Intisari Berita
- Balai Pemasyarakatan (Bapas) Tanjungpandan melalui inovasi Bekisah mendukung Deklarasi Sekolah Anti Bullying dan Kekerasan di SDN 44 Tanjungpandan, Rabu (28/1/2026).
- Kegiatan ini memperkuat Gerakan Sekolah Ramah Anak dengan fokus pencegahan perundungan melalui pemahaman hukum, pendidikan karakter, dan kolaborasi lintas peran.
BELITUNG – Balai Pemasyarakatan (Bapas) Tanjungpandan melalui inovasi Bekisah turut mendukung Deklarasi Sekolah Anti Bullying dan Kekerasan yang digelar di SDN 44 Tanjungpandan, Rabu (28/1/2026).
Kegiatan ini menjadi bagian dari penguatan Gerakan Sekolah Ramah Anak dengan fokus pada pencegahan perundungan dan kekerasan sejak dini. Upaya dilakukan melalui pemahaman hukum, pendidikan karakter, serta kolaborasi lintas peran.
Penguatan Pemahaman Hukum
Dalam kesempatan tersebut, Bapas Tanjungpandan memberikan materi kepada tenaga pendidik mengenai Undang-Undang Perlindungan Anak dan Sistem Peradilan Pidana Anak (SPPA).
Selain itu, dijelaskan pula mekanisme diversi sebagai pendekatan keadilan restoratif dalam penyelesaian konflik hukum yang melibatkan Anak Berhadapan dengan Hukum. Pendekatan ini menekankan pemulihan, tanggung jawab bersama, dan kepentingan terbaik bagi anak.
Materi teknis disampaikan oleh Bastian, Pembimbing Kemasyarakatan (PK) Ahli Muda, yang menguraikan praktik penerapan diversi berdasarkan pengalaman penanganan kasus anak.
“Dalam kerangka SPPA, PK berperan melakukan penelitian kemasyarakatan untuk menilai faktor risiko dan kebutuhan anak, lalu merekomendasikan diversi apabila memenuhi syarat formil dan materil,” jelasnya.
Ia menegaskan peran strategis PK dalam setiap tahapan proses peradilan anak, mulai dari asesmen sosial, rekomendasi diversi, fasilitasi musyawarah, hingga pemantauan kesepakatan. Menurutnya, pemahaman guru terhadap prinsip kepentingan terbaik bagi anak, nondiskriminasi, dan partisipasi anak akan memperkuat pencegahan perundungan.
“Diversi bukan pembiaran, melainkan mekanisme hukum yang mengutamakan pemulihan korban, pertanggungjawaban pelaku anak, dan pencegahan stigmatisasi,” tambah Bastian.
Pencegahan Berbasis Empati
Yovie Agustian Putra, Kepala Urusan Tata Usaha, menekankan pentingnya pencegahan berbasis empati dan kasih sayang dalam ekosistem sekolah maupun keluarga.
“Bullying meninggalkan luka yang tidak selalu terlihat. Pencegahan paling efektif adalah membangun budaya saling mencintai di rumah oleh orang tua, di sekolah oleh guru. Anak perlu diyakinkan bahwa mereka dicintai, didengar, dan didampingi untuk berani bercita-cita,” ujarnya.
Apresiasi Sekolah
Kepala SDN 44 Tanjungpandan, Yulianti, menyampaikan apresiasi mendalam atas kehadiran dan materi yang diberikan Bapas Tanjungpandan. Ia terharu melihat dampak langsung kegiatan tersebut pada peserta didik.

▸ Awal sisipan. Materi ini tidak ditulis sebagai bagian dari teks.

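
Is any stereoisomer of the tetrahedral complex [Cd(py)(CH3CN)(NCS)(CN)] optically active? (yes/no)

yes

In a tetrahedral complex all four positions are equivalent and every pair of ligands is adjacent — there is no cis/trans distinction.
Only one geometric arrangement is possible; it has no improper symmetry element, so it exists as a pair of enantiomers (2 stereoisomers).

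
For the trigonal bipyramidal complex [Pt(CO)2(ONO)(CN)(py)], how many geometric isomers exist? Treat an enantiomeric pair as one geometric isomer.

7

A trigonal bipyramid has two axial and three equatorial sites, which are chemically inequivalent.
Placing the ligands in turn and identifying arrangements related by rotation or reflection leaves 7 distinct geometric isomers.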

“Setelah materi disampaikan, siswa-siswi datang memeluk para guru. Momen itu sangat menyentuh. Petugas Bapas mampu menghadirkan inspirasi yang membumi dan menyentuh hati anak-anak kami,” tuturnya.

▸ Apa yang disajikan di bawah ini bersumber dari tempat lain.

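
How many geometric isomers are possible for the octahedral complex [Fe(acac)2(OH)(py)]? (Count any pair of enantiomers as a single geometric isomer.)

Each acac is bidentate and must span two cis positions.
There are 2 geometric isomers: OH and py mutually cis (chiral); OH and py mutually trans.

2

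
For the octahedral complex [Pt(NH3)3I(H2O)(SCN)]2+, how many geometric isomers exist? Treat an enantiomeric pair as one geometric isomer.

In an octahedral complex each vertex has one trans partner and four cis neighbours.
There are 4 geometric isomers: NH3 mer (3 arrangements); NH3 fac (chiral).

4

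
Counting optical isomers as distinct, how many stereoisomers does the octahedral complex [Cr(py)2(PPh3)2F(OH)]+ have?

An octahedron has six vertices in three trans pairs; every non-trans pair is cis.
There are 6 geometric isomers: py trans, PPh3 trans; py cis, PPh3 cis (3 arrangements, 2 chiral); py trans, PPh3 cis; py cis, PPh3 trans.
Of these, 2 lack any improper symmetry element and so occur as enantiomeric pairs, giving 6 + 2 = 8 stereoisomers in total.

8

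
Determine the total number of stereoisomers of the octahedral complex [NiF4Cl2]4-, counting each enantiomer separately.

2

Working through the distinct placements yields 2 geometric isomers: Cl trans; Cl cis.
Each arrangement has an internal mirror plane or centre of symmetry, so none is chiral.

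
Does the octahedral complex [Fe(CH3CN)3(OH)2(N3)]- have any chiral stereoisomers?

no

The six octahedral sites form three mutually perpendicular trans pairs.
There are 3 geometric isomers: CH3CN mer, OH trans; CH3CN mer, OH cis; CH3CN fac, OH cis.
Each arrangement has an internal mirror plane or centre of symmetry, so none is chiral.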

Melalui inovasi Bekisah, Bapas Tanjungpandan menegaskan komitmennya untuk terus hadir di ruang-ruang edukatif, memperkuat pencegahan sejak dini, serta membangun sinergi antara sekolah, keluarga, dan masyarakat. Tujuannya jelas: menciptakan lingkungan belajar yang aman, ramah, dan mendukung tumbuh kembang anak secara utuh.